CATHERINE McGOURTY: The usual suspects

IT’S that time of year again when we begin to see county finals take place across the country.
Around the Ulster scene so far we have seen Crosserlough crowned champions of Cavan, Granemore are top dogs in Armagh and Loughgiel declared Antrim champions. Eglish will also represent Tyrone in Ulster while Sleacht Néill aim to add another title when they take on their near rivals Swatragh on Sunday week (October 30). Meanwhile, Clonduff and Liatriom battle it out to become the champions of Down on the same day.
When you look at the teams above, we are again seeing a lot of familiar faces still competing at this late stage of the year. Even though they are all senior teams in their counties, they will not all compete in the Ulster Senior Club Championship. Cavan champions Crosserlough will compete in the Ulster Junior A championship against Derry intermediate champions Glen, with the Down Intermediate champions, Brídíní Óg (Antrim Intermediate champions) and Granemore of Armagh joining them.
In the Ulster Junior B competition we have the Intermediate Champions from Armagh, Tyrone and Cavan all competing against the Monaghan champions. It is really great to see club teams from Monaghan competing at this stage and if they take the lead from the massive work done with camogie in Cavan, I hope to see them benefit when representing at the intercounty stage next year.
After this it gets a wee bit more confusing with the Down Champions taking on Eglish (Tyrone) in the Ulster Intermediate competition. All three teams left at this stage are well used to this stage of competition and really it will come down to who performs best on thy day.
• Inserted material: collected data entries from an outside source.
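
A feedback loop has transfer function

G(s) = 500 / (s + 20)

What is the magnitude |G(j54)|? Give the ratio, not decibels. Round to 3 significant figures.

8.68

At s = jω = j54:
pole (s+20): 20 + j54 → |·| = √(20²+54²) = √3316 ≈ 57.585, ∠ = arctan(54/20) ≈ 69.68°
|G| = 500 / 57.585 ≈ 8.6828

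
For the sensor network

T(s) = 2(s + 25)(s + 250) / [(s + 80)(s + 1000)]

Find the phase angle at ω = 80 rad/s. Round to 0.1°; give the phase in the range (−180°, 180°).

40.8°

At s = jω = j80:
zero (s+25): 25 + j80 → |·| = √(25²+80²) = √7025 ≈ 83.815, ∠ = arctan(80/25) ≈ 72.65°
zero (s+250): 250 + j80 → |·| = √(250²+80²) = √68900 ≈ 262.49, ∠ = arctan(80/250) ≈ 17.74°
pole (s+80): 80 + j80 → |·| = √(80²+80²) = √12800 ≈ 113.14, ∠ = arctan(80/80) ≈ 45.00°
pole (s+1000): 1000 + j80 → |·| = √(1000²+80²) = √1006400 ≈ 1003.2, ∠ = arctan(80/1000) ≈ 4.57°
∠T = 90.39° − 49.57° = 40.82°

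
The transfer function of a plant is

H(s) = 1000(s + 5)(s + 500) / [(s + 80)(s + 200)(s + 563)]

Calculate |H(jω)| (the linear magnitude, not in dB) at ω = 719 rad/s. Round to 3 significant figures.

At s = jω = j719:
zero (s+5): 5 + j719 → |·| = √(5²+719²) = √516986 ≈ 719.02, ∠ = arctan(719/5) ≈ 89.60°
zero (s+500): 500 + j719 → |·| = √(500²+719²) = √766961 ≈ 875.76, ∠ = arctan(719/500) ≈ 55.18°
pole (s+80): 80 + j719 → |·| = √(80²+719²) = √523361 ≈ 723.44, ∠ = arctan(719/80) ≈ 83.65°
pole (s+200): 200 + j719 → |·| = √(200²+719²) = √556961 ≈ 746.3, ∠ = arctan(719/200) ≈ 74.46°
pole (s+563): 563 + j719 → |·| = √(563²+719²) = √833930 ≈ 913.2, ∠ = arctan(719/563) ≈ 51.94°
|H| = 1000 · 6.2969e+05 / 4.9304e+08 ≈ 1.2772

1.28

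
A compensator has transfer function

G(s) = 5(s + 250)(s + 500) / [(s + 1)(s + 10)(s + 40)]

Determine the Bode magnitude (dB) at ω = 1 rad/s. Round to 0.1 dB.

60.8 dB

At s = jω = j1:
zero (s+250): 250 + j1 → |·| = √(250²+1²) = √62501 ≈ 250, ∠ = arctan(1/250) ≈ 0.23°
zero (s+500): 500 + j1 → |·| = √(500²+1²) = √250001 ≈ 500, ∠ = arctan(1/500) ≈ 0.11°
pole (s+1): 1 + j1 → |·| = √(1²+1²) = √2 ≈ 1.4142, ∠ = arctan(1/1) ≈ 45.00°
pole (s+10): 10 + j1 → |·| = √(10²+1²) = √101 ≈ 10.05, ∠ = arctan(1/10) ≈ 5.71°
pole (s+40): 40 + j1 → |·| = √(40²+1²) = √1601 ≈ 40.012, ∠ = arctan(1/40) ≈ 1.43°
|G| = 5 · 1.25e+05 / 568.68 ≈ 1099
Gain = 20 log₁₀(1099) ≈ 60.82 dB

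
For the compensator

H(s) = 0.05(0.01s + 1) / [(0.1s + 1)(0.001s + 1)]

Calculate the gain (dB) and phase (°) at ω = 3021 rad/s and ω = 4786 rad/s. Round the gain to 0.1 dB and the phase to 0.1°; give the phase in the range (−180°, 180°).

ω = 3021: -56.1 dB, -73.4°; ω = 4786: -59.8 dB, -79.3°

At ω = 3021 rad/s:
zero (1 + j3021·0.01) = 1 + j30.21 → |·| ≈ 30.227, ∠ ≈ 88.10°
pole (1 + j3021·0.1) = 1 + j302.1 → |·| ≈ 302.1, ∠ ≈ 89.81°
pole (1 + j3021·0.001) = 1 + j3.021 → |·| ≈ 3.1822, ∠ ≈ 71.68°
|H| = 0.05 · 30.227 / (302.1 · 3.1822) ≈ 0.0015721
Gain = 20 log₁₀(0.0015721) ≈ -56.07 dB
∠H = (88.10°) − (89.81° + 71.68°) = -73.39°

At ω = 4786 rad/s:
zero (1 + j4786·0.01) = 1 + j47.86 → |·| ≈ 47.87, ∠ ≈ 88.80°
pole (1 + j4786·0.1) = 1 + j478.6 → |·| ≈ 478.6, ∠ ≈ 89.88°
pole (1 + j4786·0.001) = 1 + j4.786 → |·| ≈ 4.8894, ∠ ≈ 78.20°
|H| = 0.05 · 47.87 / (478.6 · 4.8894) ≈ 0.0010228
Gain = 20 log₁₀(0.0010228) ≈ -59.80 dB
∠H = (88.80°) − (89.88° + 78.20°) = -79.28°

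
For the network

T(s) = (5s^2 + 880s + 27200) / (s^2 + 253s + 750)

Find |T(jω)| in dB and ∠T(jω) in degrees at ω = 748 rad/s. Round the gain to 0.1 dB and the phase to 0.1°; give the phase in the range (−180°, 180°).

13.7 dB, 5.3°

Substitute s = j748:
Numerator: 5(j748)^2 + 880(j748) + 27200 = -2770320 + j658240
Denominator: (j748)^2 + 253(j748) + 750 = -558754 + j189244
|N| = √(2770320² + 658240²) ≈ 2.8474e+06, ∠N ≈ 166.63°
|D| = √(558754² + 189244²) ≈ 5.8993e+05, ∠D ≈ 161.29°
|T| = 2.8474e+06 / 5.8993e+05 ≈ 4.8267
Gain = 20 log₁₀(4.8267) ≈ 13.67 dB
∠T = 166.63° − 161.29° = 5.34°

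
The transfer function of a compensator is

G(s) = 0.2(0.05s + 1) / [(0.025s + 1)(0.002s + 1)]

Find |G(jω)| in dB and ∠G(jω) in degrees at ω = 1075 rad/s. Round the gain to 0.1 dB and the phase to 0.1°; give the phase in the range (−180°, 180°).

-15.5 dB, -64.0°

At ω = 1075 rad/s:
zero (1 + j1075·0.05) = 1 + j53.75 → |·| ≈ 53.759, ∠ ≈ 88.93°
pole (1 + j1075·0.025) = 1 + j26.875 → |·| ≈ 26.894, ∠ ≈ 87.87°
pole (1 + j1075·0.002) = 1 + j2.15 → |·| ≈ 2.3712, ∠ ≈ 65.06°
|G| = 0.2 · 53.759 / (26.894 · 2.3712) ≈ 0.1686
Gain = 20 log₁₀(0.1686) ≈ -15.46 dB
∠G = (88.93°) − (87.87° + 65.06°) = -64.00°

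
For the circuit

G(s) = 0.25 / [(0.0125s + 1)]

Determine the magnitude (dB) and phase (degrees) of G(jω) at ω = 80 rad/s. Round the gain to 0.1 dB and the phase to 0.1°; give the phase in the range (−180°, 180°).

At ω = 80 rad/s:
pole (1 + j80·0.0125) = 1 + j1 → |·| ≈ 1.4142, ∠ ≈ 45.00°
|G| = 0.25 · 1 / (1.4142) ≈ 0.17678
Gain = 20 log₁₀(0.17678) ≈ -15.05 dB
∠G = (0°) − (45.00°) = -45.00°

-15.1 dB, -45.0°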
When I say this is where it is confusing, I am really talking about why Down, who are a senior graded county team, play at intermediate level in the club scene. Having played against both Clonduff and Liatriom in this year’s championship, I definitely believe that either team is more than good enough to compete and challenge strongly at Ulster senior level and I have no doubt Eglish would do the same.
On the other hand, you also have the Derry champions who will take part in the Ulster Senior Club Championship this year against Loughgiel (Antrim) even though Derry are graded as an intermediate county team. Of course we have seen the dominance of Sleacht Néíll in Ulster and All Ireland stage, so it is no wonder they opt to play at this level, however they would have to get past local rivals Swatragh.
The winners face familiar senior club finalists Loughgiel who will be looking to dethrone a Derry club, by adding an Ulster club championship, following their ninth Antrim title in a row.
For the past few years we have generally seemed to be watching the same teams competing at this stage of the club campaign. It is great to see this big push being made at grass roots level, and the work being put in by these clubs. But will this trend continue? I supposed the rest of us hope not.
Therefore it is important we learn from these teams and begin to step up. Growing and building from the ground level up is key, involving senior players, having them stand up as role models and helping young players develop.
To all those teams still competing – good luck. I look forward to watching some great battles unfold and may the best team win.